Find the Right Career

A young blonde was lying on her therapist’s couch, telling him how frustrated she was with finding a job that would suit her.

“I tried to be an actress but couldn’t get cast,” she complained. “I tried to be a secretary but couldn’t stand the environment. I tried being a writer and got nowhere with the publishers. I tried being a sales clerk and that didn’t work out either.”

The therapist thought for a moment and said, “For optimal mental health, it’s very important that you find a fulfilling occupation that’s right for you. Have you tried nursing?”

The blonde thought about it for a moment then stood up and took off her blouse. She pointed her bare and ample bosom toward the therapist and said, “Well go ahead. At this point I’ll give anything a try!”

The CEO’s Death

The receptionist answered the phone the morning after the CEO had unexpectedly passed away.

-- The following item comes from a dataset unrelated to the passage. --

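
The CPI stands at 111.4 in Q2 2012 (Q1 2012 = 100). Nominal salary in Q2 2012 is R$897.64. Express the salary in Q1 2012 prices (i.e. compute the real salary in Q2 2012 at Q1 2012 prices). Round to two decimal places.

Real = Nominal ÷ (Index/100) = 897.64 ÷ (111.4/100)
     = 897.64 ÷ 1.114 = 805.7810

805.78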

“Is Mr. Daulton there?” asked the caller on the phone.

“I am very sorry, but Mr. Daulton passed away last night,” the receptionist answered.

“Is Mr. Daulton there?” repeated the caller.

The receptionist was perplexed, “Perhaps you did not understand me. I am afraid Mr. Daulton passed away last night.”

“Is Mr. Daulton there?” asked the caller again.

“Ma’am, do you understand what I am saying?” said the exasperated receptionist, “Mr. Daulton is dead.”

“I understand you perfectly,” the caller remarked. “I just can’t hear it often enough.”

How to Get a Date

Murray had just met the woman of his dreams, but he was horribly shy and could never muster the courage to ask her out on a date.

Fortunately his friend Saul had an ingenious solution. “Send her some flowers,” Saul said. “On the card, invite her to your house for a delicious home cooked meal.”

Murray thought that was a wonderful idea, and immediately dialed the florist.

A few days later, Saul asked Murray how it went.

“It was a disaster! A terrible idea!” moaned Murray.

“Why? What happened? Didn’t she accept?” asked Saul.

“Oh she accepted alright,” said Murray, “but when she came over, she refused to cook!”

Season Ticket Swap

Donna and Sam were reading the evening paper, when Donna let out a chuckle.

“Get this, Sam,” she said to her husband. “Some guy put an ad in here offering to swap his wife for a season ticket at the stadium! Could you imagine doing anything like that?”

“That’s just crazy,” said Sam. “I would never do something like that!”

“Aww honey,” Donna cooed, “You’re so sweet!”

“Only an idiot would make such an offer,” Sam added. “The season is already half over!”